The defendant claims that, inasmuch as the highway has never been legally discontinued, it still remains a highway, and that the fence inclosing it was a public nuisance, which he had a legal right to remove.
It is unimportant in this case whether or not the highway was legally discontinued, for the defendant did not remove the fence because it was an ineroachment upon the highway, with an intention to use the highway as such, but he removed it to assert his private right to the land covered by the highway. Besides this he has given no notice under the general issue that he should claim that the fence was a public nuisance, and therefore he cannot make the claim now. His notice only called in question the title of the, plaintiff to the premises in question, and set forth title in himself. Now, whether the highway was legally discontinued or not, the exclusive, adverse possession of the plaintiff and her grantors of the locus in quo for so long a period, extinguished whatever title the defendant may have had and established the title in herself. She has the absolute right to the land as against every body but the public, even if the. public right has not been extinguished. The facts would seem to be sufficient to warrant the inference of an abandonment of the highway as such by the public; but it is not necessary for us to consider this question.
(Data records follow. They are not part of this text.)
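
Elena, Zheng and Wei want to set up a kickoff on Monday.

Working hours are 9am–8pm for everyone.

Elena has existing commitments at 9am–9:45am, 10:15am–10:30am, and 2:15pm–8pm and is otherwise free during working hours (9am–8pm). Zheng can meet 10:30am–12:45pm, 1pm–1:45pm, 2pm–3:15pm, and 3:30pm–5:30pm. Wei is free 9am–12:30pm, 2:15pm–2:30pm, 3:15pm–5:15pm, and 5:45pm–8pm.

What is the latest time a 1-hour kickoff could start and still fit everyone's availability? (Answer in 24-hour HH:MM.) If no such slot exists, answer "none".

11:30

Elena free within 09:00–20:00: 09:45–10:15, 10:30–14:15.
Elena ∩ Zheng: 10:30–12:45, 13:00–13:45, 14:00–14:15.
Elena ∩ Zheng ∩ Wei: 10:30–12:30.
Windows ≥ 60 min: 10:30–12:30.
Latest start in the last window 10:30–12:30 is 12:30 − 60 min = 11:30.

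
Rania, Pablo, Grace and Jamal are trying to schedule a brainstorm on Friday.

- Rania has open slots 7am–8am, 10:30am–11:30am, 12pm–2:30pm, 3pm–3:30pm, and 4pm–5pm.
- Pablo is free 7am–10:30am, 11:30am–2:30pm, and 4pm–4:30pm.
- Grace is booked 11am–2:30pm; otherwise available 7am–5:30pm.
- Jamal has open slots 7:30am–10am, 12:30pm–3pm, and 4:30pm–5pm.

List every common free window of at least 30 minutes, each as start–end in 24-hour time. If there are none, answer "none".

07:30–08:00

Grace free within 07:00–17:30: 07:00–11:00, 14:30–17:30.
Rania ∩ Pablo: 07:00–08:00, 12:00–14:30, 16:00–16:30.
Rania ∩ Pablo ∩ Grace: 07:00–08:00, 16:00–16:30.
Rania ∩ Pablo ∩ Grace ∩ Jamal: 07:30–08:00.
Windows ≥ 30 min: 07:30–08:00.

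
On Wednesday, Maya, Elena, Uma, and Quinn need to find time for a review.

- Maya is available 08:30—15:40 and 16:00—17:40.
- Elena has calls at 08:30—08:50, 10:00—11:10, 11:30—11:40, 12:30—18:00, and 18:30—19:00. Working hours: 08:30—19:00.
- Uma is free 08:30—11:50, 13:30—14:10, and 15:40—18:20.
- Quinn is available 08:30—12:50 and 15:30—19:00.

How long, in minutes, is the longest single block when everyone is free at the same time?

70 minutes

Elena free within 08:30–19:00: 08:50–10:00, 11:10–11:30, 11:40–12:30, 18:00–18:30.
Maya ∩ Elena: 08:50–10:00, 11:10–11:30, 11:40–12:30.
Maya ∩ Elena ∩ Uma: 08:50–10:00, 11:10–11:30, 11:40–11:50.
Maya ∩ Elena ∩ Uma ∩ Quinn: 08:50–10:00, 11:10–11:30, 11:40–11:50.
Common window lengths: 70, 20, 10 min; longest is 70.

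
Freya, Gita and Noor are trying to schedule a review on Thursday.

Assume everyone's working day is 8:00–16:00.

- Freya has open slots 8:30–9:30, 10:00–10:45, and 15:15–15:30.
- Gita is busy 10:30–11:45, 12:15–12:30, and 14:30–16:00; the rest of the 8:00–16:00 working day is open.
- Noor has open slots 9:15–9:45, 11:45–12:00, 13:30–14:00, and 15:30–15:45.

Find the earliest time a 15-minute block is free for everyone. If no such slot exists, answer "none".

Gita free within 08:00–16:00: 08:00–10:30, 11:45–12:15, 12:30–14:30.
Freya ∩ Gita: 08:30–09:30, 10:00–10:30.
Freya ∩ Gita ∩ Noor: 09:15–09:30.
Windows ≥ 15 min: 09:15–09:30.
Earliest such window starts at 09:15.

09:15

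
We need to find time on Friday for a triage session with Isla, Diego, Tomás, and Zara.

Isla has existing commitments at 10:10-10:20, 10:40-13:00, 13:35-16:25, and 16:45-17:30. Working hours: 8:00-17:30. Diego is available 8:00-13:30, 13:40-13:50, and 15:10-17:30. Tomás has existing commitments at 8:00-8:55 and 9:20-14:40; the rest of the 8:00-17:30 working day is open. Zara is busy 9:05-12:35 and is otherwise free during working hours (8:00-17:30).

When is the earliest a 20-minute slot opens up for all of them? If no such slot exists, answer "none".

Isla free within 08:00–17:30: 08:00–10:10, 10:20–10:40, 13:00–13:35, 16:25–16:45.
Tomás free within 08:00–17:30: 08:55–09:20, 14:40–17:30.
Zara free within 08:00–17:30: 08:00–09:05, 12:35–17:30.
Isla ∩ Diego: 08:00–10:10, 10:20–10:40, 13:00–13:30, 16:25–16:45.
Isla ∩ Diego ∩ Tomás: 08:55–09:20, 16:25–16:45.
Isla ∩ Diego ∩ Tomás ∩ Zara: 08:55–09:05, 16:25–16:45.
Windows ≥ 20 min: 16:25–16:45.
Earliest such window starts at 16:25.

16:25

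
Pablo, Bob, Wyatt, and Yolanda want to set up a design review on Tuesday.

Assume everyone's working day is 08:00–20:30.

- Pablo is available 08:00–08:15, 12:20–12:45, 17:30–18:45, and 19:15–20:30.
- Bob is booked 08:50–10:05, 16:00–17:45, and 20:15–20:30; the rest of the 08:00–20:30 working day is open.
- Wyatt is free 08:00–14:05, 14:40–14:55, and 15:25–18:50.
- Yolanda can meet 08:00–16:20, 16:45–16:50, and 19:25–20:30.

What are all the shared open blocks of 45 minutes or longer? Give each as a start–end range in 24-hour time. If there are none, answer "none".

Bob free within 08:00–20:30: 08:00–08:50, 10:05–16:00, 17:45–20:15.
Pablo ∩ Bob: 08:00–08:15, 12:20–12:45, 17:45–18:45, 19:15–20:15.
Pablo ∩ Bob ∩ Wyatt: 08:00–08:15, 12:20–12:45, 17:45–18:45.
Pablo ∩ Bob ∩ Wyatt ∩ Yolanda: 08:00–08:15, 12:20–12:45.
Windows ≥ 45 min: (none).

none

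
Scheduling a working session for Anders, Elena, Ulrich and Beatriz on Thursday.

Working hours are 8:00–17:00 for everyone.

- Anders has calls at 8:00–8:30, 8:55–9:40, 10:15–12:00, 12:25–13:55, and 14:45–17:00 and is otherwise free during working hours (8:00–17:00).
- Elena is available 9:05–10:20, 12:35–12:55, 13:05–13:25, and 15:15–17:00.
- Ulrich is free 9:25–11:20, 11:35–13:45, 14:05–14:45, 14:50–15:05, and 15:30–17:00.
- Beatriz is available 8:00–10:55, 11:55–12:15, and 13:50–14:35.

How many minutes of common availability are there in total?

Anders free within 08:00–17:00: 08:30–08:55, 09:40–10:15, 12:00–12:25, 13:55–14:45.
Anders ∩ Elena: 09:40–10:15.
Anders ∩ Elena ∩ Ulrich: 09:40–10:15.
Anders ∩ Elena ∩ Ulrich ∩ Beatriz: 09:40–10:15.
Total common minutes: 35.

35 minutes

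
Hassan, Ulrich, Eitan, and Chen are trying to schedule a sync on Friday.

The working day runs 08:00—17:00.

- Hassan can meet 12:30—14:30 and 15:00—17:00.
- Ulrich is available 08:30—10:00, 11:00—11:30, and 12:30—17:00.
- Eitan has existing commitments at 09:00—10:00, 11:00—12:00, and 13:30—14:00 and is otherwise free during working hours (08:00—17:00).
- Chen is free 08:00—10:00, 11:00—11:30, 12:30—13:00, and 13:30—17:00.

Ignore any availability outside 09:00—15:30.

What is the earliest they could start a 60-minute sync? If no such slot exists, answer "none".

none

Eitan free within 08:00–17:00: 08:00–09:00, 10:00–11:00, 12:00–13:30, 14:00–17:00.
Hassan ∩ Ulrich: 12:30–14:30, 15:00–17:00.
Hassan ∩ Ulrich ∩ Eitan: 12:30–13:30, 14:00–14:30, 15:00–17:00.
Hassan ∩ Ulrich ∩ Eitan ∩ Chen: 12:30–13:00, 14:00–14:30, 15:00–17:00.
Restricted to 09:00–15:30: 12:30–13:00, 14:00–14:30, 15:00–15:30.
Windows ≥ 60 min: (none).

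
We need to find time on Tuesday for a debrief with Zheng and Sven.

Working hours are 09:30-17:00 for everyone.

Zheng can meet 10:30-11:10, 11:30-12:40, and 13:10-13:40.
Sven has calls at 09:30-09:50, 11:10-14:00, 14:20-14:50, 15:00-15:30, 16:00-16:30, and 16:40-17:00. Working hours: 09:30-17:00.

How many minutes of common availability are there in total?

Sven free within 09:30–17:00: 09:50–11:10, 14:00–14:20, 14:50–15:00, 15:30–16:00, 16:30–16:40.
Zheng ∩ Sven: 10:30–11:10.
Total common minutes: 40.

40 minutes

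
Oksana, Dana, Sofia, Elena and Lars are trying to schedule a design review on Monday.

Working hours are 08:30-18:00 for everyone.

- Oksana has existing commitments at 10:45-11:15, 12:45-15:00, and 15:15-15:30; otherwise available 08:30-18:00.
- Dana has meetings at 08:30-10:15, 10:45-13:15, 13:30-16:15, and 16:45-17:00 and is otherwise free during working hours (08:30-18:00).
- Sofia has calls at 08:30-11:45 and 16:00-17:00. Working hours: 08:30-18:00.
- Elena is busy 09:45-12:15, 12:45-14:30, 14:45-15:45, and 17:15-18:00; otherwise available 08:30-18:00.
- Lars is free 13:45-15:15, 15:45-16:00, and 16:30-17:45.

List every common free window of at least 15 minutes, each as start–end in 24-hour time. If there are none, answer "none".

Oksana free within 08:30–18:00: 08:30–10:45, 11:15–12:45, 15:00–15:15, 15:30–18:00.
Dana free within 08:30–18:00: 10:15–10:45, 13:15–13:30, 16:15–16:45, 17:00–18:00.
Sofia free within 08:30–18:00: 11:45–16:00, 17:00–18:00.
Elena free within 08:30–18:00: 08:30–09:45, 12:15–12:45, 14:30–14:45, 15:45–17:15.
Oksana ∩ Dana: 10:15–10:45, 16:15–16:45, 17:00–18:00.
Oksana ∩ Dana ∩ Sofia: 17:00–18:00.
Oksana ∩ Dana ∩ Sofia ∩ Elena: 17:00–17:15.
Oksana ∩ Dana ∩ Sofia ∩ Elena ∩ Lars: 17:00–17:15.
Windows ≥ 15 min: 17:00–17:15.

17:00–17:15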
The public have nothing more than an easement in the soil of a highway, while the fee of the land is in the adjoining proprietor. Such fee, even while the highway exists, is as much the subject of prescription or of the operation of the statute of limitations as it would be if there were no highway. The only difference consists in the difficulty of establishing and maintaining adverse user against the adjoining proprietors, while the public are using the highway.
But here no such difficulty existed. The public in fact had ceased to use the highway and suffered the plaintiff and her grantors to fence it up for a long period of time, much longer than was necessary for the statute to run against the defendant’s claim. We think the title to the locus in quo was in the plaintiff.
The defendant further claims that the court erred in admitting the deed of the selectmen in evidence as tending to characterize the possession of the plaintiff and her grantors of the premises in question. We think the evidence was proper for the purpose. The deed, in connection with the acquiescence of the public, tended to show that the grantors of the plaintiff believed they had a good title to the premises, and claimed the same accordingly. The defendant claims however that the court has made use of the deed for a further purpose, for which it was not offered nor admitted, namely, as evidence of an abandonment of the highway, as such, by the public. But the court did not treat the mere deed as proof of this, but the fact of the deed being given, in connection with the disuse of the highway from that time by the public, as evidence of abandonment. This question however becomes unimportant, as we regard the question of abandonment as not affecting the result.
There is no error in the judgment complained of.
In this opinion the other judges concurred; except Carpenter, J., who, having decided the case in the court below, did not sit.